Grioli's Theorem with weights and the relaxed-polar mechanism of optimal Cosserat rotations

Let $F \in {\rm GL}^+(3)$ and consider the right polar decomposition $F = R_p(F)\cdot U$ into an orthogonal factor $R_p(F) \in {\rm SO}(3)$ and a symmetric, positive definite factor $U(F) = \sqrt{F^TF} \in {\rm Psym}(3)$. In 1940 Giuseppe Grioli proved that $$ {\rm argmin}_{R \in {\rm SO}(3)} ||R^TF - 1{||}^2 \quad=\quad \{\,R_p(F)\,\} \quad=\quad {\rm argmin}_{R \in {\rm SO}(3)} ||F - R{||}^2\;. $$ This variational characterization of the orthogonal factor $R_p(F) \in {\rm SO}(n)$ holds in any dimension $n \geq 2$ (a result due to Martins and Podio-Guidugli).

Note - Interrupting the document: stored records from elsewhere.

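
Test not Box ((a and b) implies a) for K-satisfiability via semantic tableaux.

Unsatisfiable (every branch closes)

1. not Box ((a and b) implies a), u
2. not ((a and b) implies a), v
3. a and b, v
4. not a, v
5. a, v
6. b, v
Accessibility: uRv
Branch closes: a and not a both at v.
Every branch closes; the branch above is one of them.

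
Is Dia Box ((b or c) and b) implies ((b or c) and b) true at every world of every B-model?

Tableau for the negation not (Dia Box ((b or c) and b) implies ((b or c) and b)):
1. not (Dia Box ((b or c) and b) implies ((b or c) and b)), u
2. Dia Box ((b or c) and b), u   [neg-implies-rule on 1]
3. not ((b or c) and b), u   [neg-implies-rule on 1]
4. not (b or c), u   [neg-and-rule on 3 (branches; this branch)]
5. not b, u   [neg-or-rule on 4]
6. not c, u   [neg-or-rule on 4]
7. Box ((b or c) and b), v   [Dia-rule on 2: fresh world v, uRv]
8. (b or c) and b, u   [Box-rule on 7 via vRu]
9. b or c, u   [and-rule on 8]
10. b, u   [and-rule on 8]
Accessibility: uRu, uRv, vRu, vRv
Branch closes: b and not b both at u.
All branches of the negation close; one closing branch shown above.

Yes, valid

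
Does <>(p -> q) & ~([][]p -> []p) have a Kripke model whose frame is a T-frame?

1. <>(p -> q) & ~([][]p -> []p), u
2. <>(p -> q), u
3. ~([][]p -> []p), u
4. [][]p, u
5. ~[]p, u
6. []p, u
7. p, u
8. p -> q, v
9. []p, v
10. p, v
11. q, v
12. ~p, w
13. []p, w
14. p, w
Accessibility: uRu, uRv, uRw, vRv, wRw
Branch closes: p and ~p both at w.
Every branch closes; the branch above is one of them.

Unsatisfiable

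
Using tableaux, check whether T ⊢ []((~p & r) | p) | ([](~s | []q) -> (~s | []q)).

Yes, valid

Tableau for the negation ~([]((~p & r) | p) | ([](~s | []q) -> (~s | []q))):
1. ~([]((~p & r) | p) | ([](~s | []q) -> (~s | []q))), 0
2. ~[]((~p & r) | p), 0
3. ~([](~s | []q) -> (~s | []q)), 0
4. [](~s | []q), 0
5. ~(~s | []q), 0
6. s, 0
7. ~[]q, 0
8. ~s | []q, 0
9. []q, 0
10. q, 0
11. ~((~p & r) | p), 1
12. ~(~p & r), 1
13. ~p, 1
14. ~s | []q, 1
15. q, 1
16. ~r, 1
17. []q, 1
18. ~q, 2
19. ~s | []q, 2
20. q, 2
Accessibility: 0R0, 0R1, 0R2, 1R1, 2R2
Branch closes: q and ~q both at 2.
All branches of the negation close; one closing branch shown above.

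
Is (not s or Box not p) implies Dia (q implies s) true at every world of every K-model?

Tableau for the negation not ((not s or Box not p) implies Dia (q implies s)):
1. not ((not s or Box not p) implies Dia (q implies s)), 0
2. not s or Box not p, 0   [neg-implies-rule on 1]
3. not Dia (q implies s), 0   [neg-implies-rule on 1]
4. Box not p, 0   [or-rule on 2 (branches; this branch)]
The negation has an open branch (countermodel exists).

No, not valid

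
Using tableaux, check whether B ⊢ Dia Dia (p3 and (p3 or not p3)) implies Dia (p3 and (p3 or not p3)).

Tableau for the negation not (Dia Dia (p3 and (p3 or not p3)) implies Dia (p3 and (p3 or not p3))):
1. not (Dia Dia (p3 and (p3 or not p3)) implies Dia (p3 and (p3 or not p3))), w0
2. Dia Dia (p3 and (p3 or not p3)), w0
3. not Dia (p3 and (p3 or not p3)), w0
4. not (p3 and (p3 or not p3)), w0
5. not p3, w0
6. Dia (p3 and (p3 or not p3)), w1
7. not (p3 and (p3 or not p3)), w1
8. not p3, w1
9. p3 and (p3 or not p3), w2
10. p3, w2
11. p3 or not p3, w2
Accessibility: w0Rw0, w0Rw1, w1Rw0, w1Rw1, w1Rw2, w2Rw1, w2Rw2
The negation has an open branch (countermodel exists).

No, not valid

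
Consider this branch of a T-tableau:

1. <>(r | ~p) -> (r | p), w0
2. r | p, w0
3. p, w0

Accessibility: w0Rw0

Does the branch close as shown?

There is no literal clash: for every atom and world, at most one sign appears.

No, open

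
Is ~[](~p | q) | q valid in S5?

Not valid

Tableau for the negation ~(~[](~p | q) | q):
1. ~(~[](~p | q) | q), w0
2. [](~p | q), w0
3. ~q, w0
4. ~p | q, w0
5. ~p, w0
Accessibility: w0Rw0
The negation has an open branch (countermodel exists).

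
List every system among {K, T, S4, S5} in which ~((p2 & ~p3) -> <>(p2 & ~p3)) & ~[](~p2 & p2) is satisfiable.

K

K-tableau for the formula:
1. ~((p2 & ~p3) -> <>(p2 & ~p3)) & ~[](~p2 & p2), u
2. ~((p2 & ~p3) -> <>(p2 & ~p3)), u
3. ~[](~p2 & p2), u
4. p2 & ~p3, u
5. ~<>(p2 & ~p3), u
6. p2, u
7. ~p3, u
8. ~(~p2 & p2), v
9. ~(p2 & ~p3), v
10. ~p2, v
11. p3, v
Accessibility: uRv
Complete open branch: satisfiable in K.
T-tableau for the formula:
1. ~((p2 & ~p3) -> <>(p2 & ~p3)) & ~[](~p2 & p2), u
2. ~((p2 & ~p3) -> <>(p2 & ~p3)), u
3. ~[](~p2 & p2), u
4. p2 & ~p3, u
5. ~<>(p2 & ~p3), u
6. p2, u
7. ~p3, u
8. ~(p2 & ~p3), u
9. p3, u
Accessibility: uRu
Branch closes: p3 and ~p3 both at u.
Every branch closes (one shown): unsatisfiable in T, hence also in S4, S5 (every S4/S5-frame is a T-frame).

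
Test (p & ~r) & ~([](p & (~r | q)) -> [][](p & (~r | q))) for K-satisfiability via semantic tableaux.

1. (p & ~r) & ~([](p & (~r | q)) -> [][](p & (~r | q))), 0
2. p & ~r, 0   [&-rule on 1]
3. ~([](p & (~r | q)) -> [][](p & (~r | q))), 0   [&-rule on 1]
4. p, 0   [&-rule on 2]
5. ~r, 0   [&-rule on 2]
6. [](p & (~r | q)), 0   [~->-rule on 3]
7. ~[][](p & (~r | q)), 0   [~->-rule on 3]
8. ~[](p & (~r | q)), 1   [~[]-rule on 7: fresh world 1, 0R1]
9. p & (~r | q), 1   [[]-rule on 6 via 0R1]
10. p, 1   [&-rule on 9]
11. ~r | q, 1   [&-rule on 9]
12. q, 1   [|-rule on 11 (branches; this branch)]
13. ~(p & (~r | q)), 2   [~[]-rule on 8: fresh world 2, 1R2]
14. ~(~r | q), 2   [~&-rule on 13 (branches; this branch)]
15. r, 2   [~|-rule on 14]
16. ~q, 2   [~|-rule on 14]
Accessibility: 0R1, 1R2

Satisfiable (open branch found)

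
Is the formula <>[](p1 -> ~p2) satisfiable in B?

1. <>[](p1 -> ~p2), w0
2. [](p1 -> ~p2), w1   [<>-rule on 1: fresh world w1, w0Rw1]
3. p1 -> ~p2, w0   [[]-rule on 2 via w1Rw0]
4. p1 -> ~p2, w1   [[]-rule on 2 via w1Rw1]
5. ~p2, w0   [->-rule on 3 (branches; this branch)]
6. ~p2, w1   [->-rule on 4 (branches; this branch)]
Accessibility: w0Rw0, w0Rw1, w1Rw0, w1Rw1

Yes, satisfiable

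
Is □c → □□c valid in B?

Tableau for the negation ¬(□c → □□c):
1. ¬(□c → □□c), 0
2. □c, 0   [¬→-rule on 1]
3. ¬□□c, 0   [¬→-rule on 1]
4. c, 0   [□-rule on 2 via 0R0]
5. ¬□c, 1   [¬□-rule on 3: fresh world 1, 0R1]
6. c, 1   [□-rule on 2 via 0R1]
7. ¬c, 2   [¬□-rule on 5: fresh world 2, 1R2]
Accessibility: 0R0, 0R1, 1R0, 1R1, 1R2, 2R1, 2R2
The negation has an open branch (countermodel exists).

No, not valid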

In a similar spirit, we characterize the optimal rotations $$ {\rm rpolar}_{\mu,\mu_c}(F) \;:=\, {\rm argmin}_{R \in {\rm SO}(n)} \left\lbrace \mu\, ||{\rm sym}(R^TF - 1){||}^2 \;+\, \mu_c\, ||{\rm skew}(R^TF - 1){||}^2 \right\rbrace $$ for given weights $\mu > 0$ and $\mu_c \geq 0$. We identify a classical parameter range $\mu_c \geq \mu > 0$ for which Grioli's Theorem is recovered and a non-classical parameter range $\mu > \mu_c \geq 0$ giving rise to a new type of globally energy-minimizing rotations which can substantially deviate from $R_p(F)$. In mechanics, the weighted energy subject to minimization appears as the shear-stretch contribution in any geometrically nonlinear, quadratic, and isotropic Cosserat theory.